Construction professionals hit by the downturn in the building industry may be encouraged by the forecast that salaries in Saudi Arabia and Qatar are expected to rise.
Optimism builds on construction salaries in Gulf
Construction professionals hit by the downturn in the building industry may be encouraged by the forecast that salaries in Saudi Arabia and Qatar are expected to rise. The cost of hiring staff for construction projects is expected to rise 15 per cent between June this year and the end of next year, according to figures from EC Harris, the UK construction consultancy. A number of UAE firms have ventured into Qatar and Saudi Arabia, the strongest construction markets in the GCC, to capitalise on a pipeline of big projects mainly backed by government cash.
But with limited availability of skilled labour in both countries to meet project demands, companies will have to pay higher salaries to attract staff. "It is anticipated that demand and workload will increase towards the back end of 2010, with inflation, overheads and labour costs increasing in line with this," said Simon Light, a partner at EC Harris. "In addition, due to only a small number of contractors being established and eligible to operate in Qatar and Saudi Arabia, overhead and profit margins are also expected to rise between 1.5 and 2.5 per cent higher than the UAE as workload increases."
Salary levels for expatriates working in property and construction fell by about 30 per cent across the GCC between September 2008 and the end of last year, according to data from APG Global, a recruitment agency based in Australia.

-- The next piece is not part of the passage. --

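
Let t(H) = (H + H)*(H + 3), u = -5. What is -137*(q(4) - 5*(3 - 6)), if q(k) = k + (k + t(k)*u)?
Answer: 35209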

The average monthly salary for a project manager in Saudi Arabia or Qatar is now about Dh40,000 (US$10,890) compared with Dh55,000 at the peak in September 2008. In Dubai, salary rates among western expatriates soared between 2006 and 2008 as companies paid above-market rates or offered twice-yearly raises to keep staff in the construction boom.
"You're not going to see the kind of salaries you saw in Dubai two or three years ago ? levels are more realistic now," said Gregor Black, a managing partner at Dunedin Recruitment in Dubai. "But as construction in Dubai remains depressed, there's still a lot of people who have to work and will move to Qatar or Saudi Arabia. It's not an option right now to return home to places like the UK." Al Shafar General Contracting is looking for projects in Saudi Arabia, where strong population growth has fuelled demand for new homes and the government is heavily investing in infrastructure projects.
"Salary levels are similar to the UAE and living costs are cheaper, but you need to compensate people for being in Saudi," said Bishoy Azmy, the chief executive of Al Shafar. Mr Light added that overall construction costs in Saudi Arabia will reach a "sustainable" pace by the end of next year, while costs in Qatar could reach levels last seen in 2007, when prices surged by 50 per cent because of a reliance on imported building materials.